Как мы знаем, ни одно из этих названий не украсило автобиографическую книгу Троцкого. Но все рассмотренные варианты были связаны с революцией.
Вместе с сыном и двумя местными охотниками он проводил по нескольку дней в притоках Или, промышляя перелетную дичь. Ссыльному было запрещено удаляться от Алма-Аты более чем на 25 километров. Чтобы отправиться на дальнюю охоту, пришлось испрашивать разрешения.
"Москва, Менжинскому.
Месяц назад ГПУ запретило охоту. Две недели назад сообщили о разрешении. Теперь ограничили 25 верстами, где охоты нет. Полагаю, что здесь недоразумение, сообщаю, что собираюсь на охоту в Илийск, за 70 верст. Прошу указаний во избежание ненужных столкновений.
Троцкий"[151].
Однако высокий чин не удостоил его ответом, и Троцкий проигнорировал запреты.

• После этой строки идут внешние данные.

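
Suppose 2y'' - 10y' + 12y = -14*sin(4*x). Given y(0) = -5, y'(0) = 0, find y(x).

y = -68*exp(2*x)/5 - 7*cos(4*x)/25 + 7*sin(4*x)/50 + 222*exp(3*x)/25

Divide through by 2: y'' - 5y' + 6y = -7*sin(4*x).
Characteristic equation r² - 5r + 6 = 0 factors as (r - 2)(r - 3) = 0, so r = 2, 3.
Hence y_h = C1*exp(2*x) + C2*exp(3*x).
Try y_p = A*cos(4*x) + B*sin(4*x). Substituting and equating the coefficients of cos(4x) and sin(4x) gives A = -7/25, B = 7/50, so y_p = -7*cos(4*x)/25 + 7*sin(4*x)/50.
General solution: y = -7*cos(4*x)/25 + 7*sin(4*x)/50 + C1*exp(2*x) + C2*exp(3*x).
Apply the initial conditions: y(0) = -7/25 + C1 + C2 = -5 and y'(0) = 14/25 + 2*C1 + 3*C2 = 0. Solving gives C1 = -68/5, C2 = 222/25.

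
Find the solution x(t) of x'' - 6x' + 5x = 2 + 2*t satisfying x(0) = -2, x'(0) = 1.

Characteristic equation r² - 6r + 5 = 0 factors as (r - 1)(r - 5) = 0, so r = 1, 5.
Hence x_h = C1*exp(t) + C2*exp(5*t).
For the particular solution try x_p = A0 + A1*t. Substituting and matching coefficients of each power of t gives A0 = 22/25, A1 = 2/5, so x_p = 22/25 + 2*t/5.
General solution: x = 22/25 + 2*t/5 + C1*exp(t) + C2*exp(5*t).
Apply the initial conditions: x(0) = 22/25 + C1 + C2 = -2 and x'(0) = 2/5 + C1 + 5*C2 = 1. Solving gives C1 = -15/4, C2 = 87/100.

x = 22/25 - 15*exp(t)/4 + 2*t/5 + 87*exp(5*t)/100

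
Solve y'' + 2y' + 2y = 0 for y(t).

Characteristic equation r² + 2r + 2 = 0 has discriminant (2)² - 4·(2) = -4 < 0, so r = -1 ± i.
Hence y_h = C1*cos(t)*exp(-t) + C2*exp(-t)*sin(t).

y = C1*cos(t)*exp(-t) + C2*exp(-t)*sin(t)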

Оставаясь в течение нескольких дней один на один с Великой Природой, Троцкий временами осознавал всю незначительность и суетность партийных, фракционных и оппозиционных забот. Сразу становились ничтожно малыми Сталин и его камарилья, казались опереточными словесные дуэли вчерашних соратников, куда-то в пустоту проваливались "платформы" и "программы".